Seems like a very powerful architecture that is both simple and decouples many concerns.
082349872349872
In their 1992 Transaction Processing book*, Gray and Reuter extrapolate h/w and s/w trends forward and predict that the DBMS of their far future would look like a tape robot for backing store with materialised views in main memory.
Substitute streams for tape i/o, and this description of Samza sounds like it could be very similar to that vision.
* as far as I know, their exposition of the WAL and tradeoffs in its implementation has aged well. Any counter opinions?
skybrian
Editors and form validation are where this gets tricky. The user isn't just reporting new, independent observations to append to a log. They're looking at existing state and deciding how to react to it. Sometimes avoiding constraint violations with other state that they're not looking at is also important.
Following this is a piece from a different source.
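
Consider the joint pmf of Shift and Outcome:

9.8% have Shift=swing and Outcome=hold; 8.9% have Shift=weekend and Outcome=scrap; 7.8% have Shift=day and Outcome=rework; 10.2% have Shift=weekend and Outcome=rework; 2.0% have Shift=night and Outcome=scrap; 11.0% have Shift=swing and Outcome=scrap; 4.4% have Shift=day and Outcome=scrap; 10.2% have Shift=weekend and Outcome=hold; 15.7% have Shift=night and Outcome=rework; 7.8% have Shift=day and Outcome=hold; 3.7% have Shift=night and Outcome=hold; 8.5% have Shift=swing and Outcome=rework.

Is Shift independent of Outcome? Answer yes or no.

no

P(Shift=night) = 0.214 and P(Outcome=rework) = 0.422, so their product is 0.09031, but P(Shift=night, Outcome=rework) = 0.157. Since these differ, Shift and Outcome are not independent.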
It often works out, but if you're not looking at the right version then you're risking a merge conflict.
niuzeta
Semi-related, but is there any repository(ies?) that comprise of these technical white papers? I'm fascinated by these papers whenever they show up in my feed and I gorge on them, and I'd love more. I can't be the only one thinking this way.
ahoka
I can recommend Adrian Colyer‘s excellent The Morning Paper blog: https://blog.acolyer.org/
lbj
I have to say, I really love the title :)
cacozen
I guess “Immutability changes nothing” wouldn’t have the same impact
sstanfie
Needs more exclaimation points!
lincpa
[dead]
Immutability is a fantastic tool, especially when working with enterprise data. It's relatively easy to implement your own temporal tables on most existing databases, no special libraries or tools required. It seems really trivial/obvious, but I'll admit I first stumbled into the concept using the AS400 at work. If you make a mistake on payroll in IBM's old MAPICS program, you don't overwrite or delete it. You introduce a new "backout record" to nullify it, then (maybe) insert another record with the correct data. It seems obvious once you've seen the pattern.
I've made a few non-technical eyes go wide by explaining A) that this is done and B) how it is done. The non-tech crypto/blockchain enthusiasts I've met get really excited when they learn you can make a set of data immutable without blockchain / merkle trees. Actually, explaining that is a good way to introduce the concept of a merkle tree / distributed ledger, and why "blockchain" is specifically for systems without a central authority.
(Bi)Temporal and immutable tables are especially useful for things like HR, PTO, employee clock activity, etc. Helps keep things auditable and correct.